I am autistic, Mr. Carley. I have always been autistic, and I have never been ashamed of having this in common with people whose needs are greater than my own. I worry, though, that people might think I'm like you. I'm not. I know that having a disability doesn't make anyone less of a person.
Did you write this vision statement for GRASP, Mr. Carley?
"At GRASP we envision a world where all individuals on the autism spectrum are respected, valued, and fairly represented; where appropriate supports and services are readily available to those in need; and where people on the spectrum are empowered to participate in policy and personal decisions that affect their lives."
And if so, what did you mean by "respected" and "valued" and "all individuals?" Because I'm not getting it.
Another well known "Aspie," Liane Holliday Willey, weighs in on the topic here. " 'Grouping Aspies with people who have language delays, need more self-care and have lower IQs, how in the world are we going to rise to what we can do?' Willey said." If this "rising" means someone else needs to be pushed down, no thanks, I don't want any of it.
I don't like to call out other autistics by name, and I rarely do that here. I'm making an exception for these two; this is too important to let go without comment. There are too many people out there claiming that "neurodiversity" means selfishly promoting the needs of the "super high-functioning" and "barely autistic" at the expense of people you have now publicly disrespected.

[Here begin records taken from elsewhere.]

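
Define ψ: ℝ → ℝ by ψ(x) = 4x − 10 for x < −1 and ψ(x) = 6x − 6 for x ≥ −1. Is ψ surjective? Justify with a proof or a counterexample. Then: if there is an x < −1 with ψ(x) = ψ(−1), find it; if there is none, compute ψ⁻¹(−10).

-2/3

Both pieces are strictly increasing (slopes 4 and 6), so each is injective on its own interval.
The left piece maps (−∞, −1) onto (−∞, −14); the right piece maps [−1, ∞) onto [−12, ∞).
The union (−∞, −14) ∪ [−12, ∞) omits the interval between −14 and −12; in particular −14 has no preimage. So ψ is not surjective.
Because the two images are disjoint, no x < −1 has ψ(x) = ψ(−1), so we compute ψ⁻¹(−10): −10 lies in [−12, ∞), so solve 6x − 6 = −10: x = (−10 + 6)/6 = −2/3.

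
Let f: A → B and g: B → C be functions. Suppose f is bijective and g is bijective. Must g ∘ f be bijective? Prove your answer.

bijective

Injectivity: if g(f(s)) = g(f(t)) then f(s) = f(t) (g injective) so s = t (f injective).
Surjectivity: for c ∈ C pick b with g(b) = c, then a with f(a) = b; then (g ∘ f)(a) = c.
Therefore g ∘ f is bijective.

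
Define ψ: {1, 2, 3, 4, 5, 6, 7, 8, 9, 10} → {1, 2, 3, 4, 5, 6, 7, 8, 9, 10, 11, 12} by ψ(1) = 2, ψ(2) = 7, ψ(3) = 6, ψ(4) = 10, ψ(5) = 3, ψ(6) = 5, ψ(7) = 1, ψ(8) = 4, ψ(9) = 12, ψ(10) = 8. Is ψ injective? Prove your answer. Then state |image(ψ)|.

The values ψ(1), …, ψ(10) are 2, 7, 6, 10, 3, 5, 1, 4, 12, 8 — all distinct.
So ψ(a) = ψ(b) only when a = b, and ψ is injective.
The image of ψ is {1, 2, 3, 4, 5, 6, 7, 8, 10, 12}, which has 10 elements.

10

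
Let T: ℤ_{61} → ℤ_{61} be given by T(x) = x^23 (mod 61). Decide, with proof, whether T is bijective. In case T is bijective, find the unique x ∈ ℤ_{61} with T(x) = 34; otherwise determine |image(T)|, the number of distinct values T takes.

Since 61 is prime, the nonzero elements of ℤ_{61} form a cyclic group of order 60.
As gcd(23, 60) = 1, raising to the 23rd power is a bijection on this group: if a^23 ≡ b^23 then (ab^{−1})^23 = 1, and the only element of order dividing gcd(23, 60) = 1 is 1, so a = b.
With T(0) = 0 this makes T injective on all of ℤ_{61}, hence bijective (finite equal-size domain and codomain). In particular T is bijective.
Since T is bijective, we find the preimage of 34. The inverse of x ↦ x^23 on (ℤ_{61})^× is x ↦ x^47, because 23·47 = 1081 = 18·60 + 1 ≡ 1 (mod 60) and x^{60} = 1 for x ≠ 0 (Fermat). So T⁻¹(34) = 34^47 mod 61.
Repeated squaring mod 61: 34^1 ≡ 34, 34^2 ≡ 34² = 1156 ≡ 58, 34^4 ≡ 58² = 3364 ≡ 9, 34^8 ≡ 9² = 81 ≡ 20, 34^16 ≡ 20² = 400 ≡ 34, 34^32 ≡ 34² = 1156 ≡ 58. Since 47 = 32 + 8 + 4 + 2 + 1, 34^47 ≡ 58·20·9·58·34: 58·20 = 1160 ≡ 1, then 1·9 = 9, then 9·58 = 522 ≡ 34, then 34·34 = 1156 ≡ 58. So 34^47 ≡ 58 (mod 61).
Hence T⁻¹(34) = 58.

58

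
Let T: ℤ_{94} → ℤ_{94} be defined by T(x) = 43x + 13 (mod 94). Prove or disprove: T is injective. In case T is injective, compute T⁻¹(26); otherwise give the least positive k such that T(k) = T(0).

Recall: injectivity means: for all u, v in the domain, T(u) = T(v) implies u = v.
If T(u) = T(v), then 43u ≡ 43v (mod 94). Because gcd(43, 94) = 1, we may cancel 43 to get u ≡ v (mod 94).
Hence T is injective.
We now compute 43⁻¹ mod 94 explicitly. Euclid's algorithm: 94 = 2·43 + 8, 43 = 5·8 + 3, 8 = 2·3 + 2, 3 = 1·2 + 1; back-substituting gives 1 = 35·43 − 16·94, so 43⁻¹ ≡ 35 (mod 94).
Since T is injective, we find T⁻¹(26): we need 43x ≡ 26 − 13 ≡ 13 (mod 94). Using 43⁻¹ = 35: x ≡ 35·13 = 455 = 4·94 + 79, so x = 79.
Check: T(79) = 43·79 + 13 = 3410 = 36·94 + 26 ≡ 26 (mod 94).

79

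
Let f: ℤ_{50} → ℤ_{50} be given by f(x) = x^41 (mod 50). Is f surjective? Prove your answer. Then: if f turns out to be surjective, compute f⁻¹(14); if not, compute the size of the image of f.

42

f(0) = 0^41 = 0.
f(10): Repeated squaring mod 50: 10^1 ≡ 10, 10^2 ≡ 10² = 100 ≡ 0, 10^4 ≡ 0² = 0, 10^8 ≡ 0² = 0, 10^16 ≡ 0² = 0, 10^32 ≡ 0² = 0. Since 41 = 32 + 8 + 1, 10^41 ≡ 0·0·10: 0·0 = 0, then 0·10 = 0. So 10^41 ≡ 0 (mod 50).
So f(0) = f(10) = 0 while 0 ≠ 10, thus f is not injective.
A non-injective map from the 50-element set ℤ_{50} to itself takes at most 49 distinct values, so it cannot be surjective. Therefore f is not surjective.
Since f is not surjective, we determine |image(f)|. Computing x^41 mod 50 for each x (by repeated squaring, reducing mod 50 at every step), the values f(0), f(1), …, f(49) are: 0, 1, 2, 3, 4, 25, 6, 7, 8, 9, 0, 11, 12, 13, 14, 25, 16, 17, 18, 19, 0, 21, 22, 23, 24, 25, 26, 27, 28, 29, 0, 31, 32, 33, 34, 25, 36, 37, 38, 39, 0, 41, 42, 43, 44, 25, 46, 47, 48, 49.
The distinct values are {0, 1, 2, 3, 4, 6, 7, 8, 9, 11, 12, 13, 14, 16, 17, 18, 19, 21, 22, 23, 24, 25, 26, 27, 28, 29, 31, 32, 33, 34, 36, 37, 38, 39, 41, 42, 43, 44, 46, 47, 48, 49}; there are 42 of them.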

Once the DSM has removed Asperger syndrome from its pages, there will still be plenty of "autism advocates" to tell me I'm not really autistic. Of course their opinions won't make any more or less difference than they did before. I'll still be what I am and they will still be what they are too. Why don't you guys over at GRASP just keep the "Aspie" label for yourselves then? I am already autistic, you see; I really have no use for it.